The stated intent is provide policymakers with greater situational awareness and warning of planned terrorist attacks. It’s no coincidence it comes after a series of counter-terrorism failures blamed on unseen intelligence data buried in the morass of U.S. national security databanks.
But the potential of Big Data has also prompted some experts to call for public debate on the privacy and personal security implications of this and other surveillance technologies and practices.
“Technology is emerging that allows us to be tracked at unprecedented rates by law enforcement and intelligence agencies without effective oversight,” says Rawlson King, a lead Ottawa researcher for the Biometrics Research Group Inc.
“How do we want these tools to be exercised? Do we want people to go in and simply mine all this data without our permission ... in criminal investigations or in terrorism investigations without warrants? That’s a very serious issue, especially when you start thinking about biometrics.

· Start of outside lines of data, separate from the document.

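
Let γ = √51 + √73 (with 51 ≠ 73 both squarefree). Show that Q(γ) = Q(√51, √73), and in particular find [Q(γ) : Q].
[Q(γ) : Q] = 4 (equivalently, Q(γ) = Q(√51, √73))

Obviously Q(γ) ⊆ Q(√51, √73), and [Q(√51, √73):Q] = 4 (since 51, 73 are distinct squarefree integers > 1 with 3723 not a perfect square). To show equality we compute the minimal polynomial of γ. From γ = √51 + √73: γ^2 = 51 + 2√(3723) + 73 = 124 + 2√(3723), so γ^2 - 124 = 2√(3723); squaring, (γ^2 - 124)^2 = 4·3723, i.e. γ^4 - 248γ^2 + 15376 - 14892 = 0, i.e. γ^4 - 248γ^2 + 484 = 0. So γ is a root of x^4 - 248x^2 + 484. This polynomial is irreducible over Q: it has no rational root (each ±√51 ± √73 is irrational), and any factorization into two quadratics over Q would force √(3723) ∈ Q (pairing opposite roots) or √51, √73 ∈ Q (other pairings), all impossible. Hence [Q(γ):Q] = 4 = [Q(√51, √73):Q], so Q(γ) = Q(√51, √73).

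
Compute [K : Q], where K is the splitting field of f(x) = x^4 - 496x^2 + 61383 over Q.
[K : Q] = 4

Solving the quadratic in x^2: x^2 = (496 ± √(496^2 - 4·61383))/2 = (496 ± √484)/2 = (496 ± 22)/2, giving x^2 = 259 or x^2 = 237. So f(x) = (x^2 - 259)(x^2 - 237) and the roots of f are ±√259, ±√237. Hence the splitting field is K = Q(√259, √237). Since 259 and 237 are distinct squarefree integers > 1, their product 61383 is not a perfect square, so √237 ∉ Q(√259). By the tower law [K:Q] = [Q(√259,√237):Q(√259)] · [Q(√259):Q] = 2 · 2 = 4.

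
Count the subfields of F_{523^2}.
F_{523^2} has 2 subfields

The subfields of F_{p^n} are exactly the fields F_{p^d} for d | n (each is the fixed field of the unique index-d subgroup of Gal(F_{p^n}/F_p) ≅ Z/nZ). The divisors of n = 2 are {1, 2}, giving 2 subfields: F_{523^1}, F_{523^2}.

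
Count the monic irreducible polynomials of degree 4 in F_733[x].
There are 72169733058 monic irreducible polynomials of degree 4 over F_733

Each element of F_{733^4} that lies in no proper subfield is a root of exactly one monic irreducible of degree 4 over F_733, and each such polynomial has 4 distinct roots in F_{733^4}. By Möbius inversion the count is N_733(4) = (1/4) Σ_{d|4} μ(4/d) · 733^d = (1/4)(μ(4)·733^1 + μ(2)·733^2 + μ(1)·733^4) = 288678932232/4 = 72169733058.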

“If you’re in a (trusted) traveller’s program and your fingerprint is also linked to a Big Data clearing house that is also trying to collect all sorts of information about you — banking transactions to where you surfed online — that’s an incredible amount of power and insight that the government will have without legal mechanisms and protections and going to the courts to obtain warrants.
Other Big Data ventures are galloping across the national security horizon.
The FBI is working on a $1-billion update to its national fingerprint database that will incorporate biometrics such as facial recognition and iris scans, DNA analysis and voice identification. Another application will compare images of people of interest from security cameras or public photographs (250 billion photos are posted on Facebook alone) with the FBI national repository of images.
Privacy advocates worry that people with no criminal record who are caught on camera alongside a person of interest could end up in a federal database, or be subjected to unwarranted surveillance, according to New Scientist magazine.
Concludes King: “I’m not conspiratorial but we have to at least start thinking about the potential impacts of the technology.”